A Dallas cop who had the UPPP procedure described it as “incredibly painful.” A Dallas magazine editor who had the LAUP procedure also, imaginatively enough, described its aftermath as “incredibly painful.” After professing token sympathy, their respective and well-rested spouses declare overall success.

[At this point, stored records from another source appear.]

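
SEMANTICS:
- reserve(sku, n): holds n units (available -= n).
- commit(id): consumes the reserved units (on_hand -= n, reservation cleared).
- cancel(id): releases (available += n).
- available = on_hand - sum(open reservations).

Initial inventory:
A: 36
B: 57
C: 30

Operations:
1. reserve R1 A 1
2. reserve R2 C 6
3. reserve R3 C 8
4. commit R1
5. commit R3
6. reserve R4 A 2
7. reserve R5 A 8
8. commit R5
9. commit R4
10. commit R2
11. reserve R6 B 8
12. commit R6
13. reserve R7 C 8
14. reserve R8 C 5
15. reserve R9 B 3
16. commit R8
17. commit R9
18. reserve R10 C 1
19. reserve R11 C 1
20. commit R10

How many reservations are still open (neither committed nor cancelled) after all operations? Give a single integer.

Answer: 2

Derivation:
Step 1: reserve R1 A 1 -> on_hand[A=36 B=57 C=30] avail[A=35 B=57 C=30] open={R1}
Step 2: reserve R2 C 6 -> on_hand[A=36 B=57 C=30] avail[A=35 B=57 C=24] open={R1,R2}
Step 3: reserve R3 C 8 -> on_hand[A=36 B=57 C=30] avail[A=35 B=57 C=16] open={R1,R2,R3}
Step 4: commit R1 -> on_hand[A=35 B=57 C=30] avail[A=35 B=57 C=16] open={R2,R3}
Step 5: commit R3 -> on_hand[A=35 B=57 C=22] avail[A=35 B=57 C=16] open={R2}
Step 6: reserve R4 A 2 -> on_hand[A=35 B=57 C=22] avail[A=33 B=57 C=16] open={R2,R4}
Step 7: reserve R5 A 8 -> on_hand[A=35 B=57 C=22] avail[A=25 B=57 C=16] open={R2,R4,R5}
Step 8: commit R5 -> on_hand[A=27 B=57 C=22] avail[A=25 B=57 C=16] open={R2,R4}
Step 9: commit R4 -> on_hand[A=25 B=57 C=22] avail[A=25 B=57 C=16] open={R2}
Step 10: commit R2 -> on_hand[A=25 B=57 C=16] avail[A=25 B=57 C=16] open={}
Step 11: reserve R6 B 8 -> on_hand[A=25 B=57 C=16] avail[A=25 B=49 C=16] open={R6}
Step 12: commit R6 -> on_hand[A=25 B=49 C=16] avail[A=25 B=49 C=16] open={}
Step 13: reserve R7 C 8 -> on_hand[A=25 B=49 C=16] avail[A=25 B=49 C=8] open={R7}
Step 14: reserve R8 C 5 -> on_hand[A=25 B=49 C=16] avail[A=25 B=49 C=3] open={R7,R8}
Step 15: reserve R9 B 3 -> on_hand[A=25 B=49 C=16] avail[A=25 B=46 C=3] open={R7,R8,R9}
Step 16: commit R8 -> on_hand[A=25 B=49 C=11] avail[A=25 B=46 C=3] open={R7,R9}
Step 17: commit R9 -> on_hand[A=25 B=46 C=11] avail[A=25 B=46 C=3] open={R7}
Step 18: reserve R10 C 1 -> on_hand[A=25 B=46 C=11] avail[A=25 B=46 C=2] open={R10,R7}
Step 19: reserve R11 C 1 -> on_hand[A=25 B=46 C=11] avail[A=25 B=46 C=1] open={R10,R11,R7}
Step 20: commit R10 -> on_hand[A=25 B=46 C=10] avail[A=25 B=46 C=1] open={R11,R7}
Open reservations: ['R11', 'R7'] -> 2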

“I’m so tired, I haven’t slept a wink, I’m so tired, my mind is on the blink, I wonder should ! get up, and fix myself a drink, No, no, no.”
-“I’M SO TIRED”
JOHN LENNON AND PAUL MCCARTNEY
POOR SLEEPERS WILL SOMETIMES SELFf-medicate with a highball or two, but Lennon was right; booze doesn’t help. Falling asleep isn’t the problem, says Jamieson, adding that ” the body’s detoxification process interrupts the normal circadian sleep pattern, so poor quality sleep is the ultimate result.” As a final insult, booze tends to make noisy snorers even noisier.
lust ask my wife.
So, what’s the short answer? Ask your spouse or other sleeping partner to check out your snoring objectively before thumping you on the head with a pillow. If your co-sleeper says you sound like a buzz saw with a short circuit, snoring in fits and starts instead of a steady rhythm, ask yourself if you’re plagued by excessive exhaustion and daytime sleepiness on a regular basis. (Wanting to go coma at an afternoon sales meeting doesn’t count; nodding off face-down into the cafeteria chili during lunch does.)
If you’re diving into lunch and not coming up, then you might be on the verge of apnea. Get a solid diagnosis from a credible center like the Sleep Medicine Associates. If you’re truly one of the very small percentage of those suffering from sleep apnea, treatment via CPAP and/or surgery could profoundly change your life.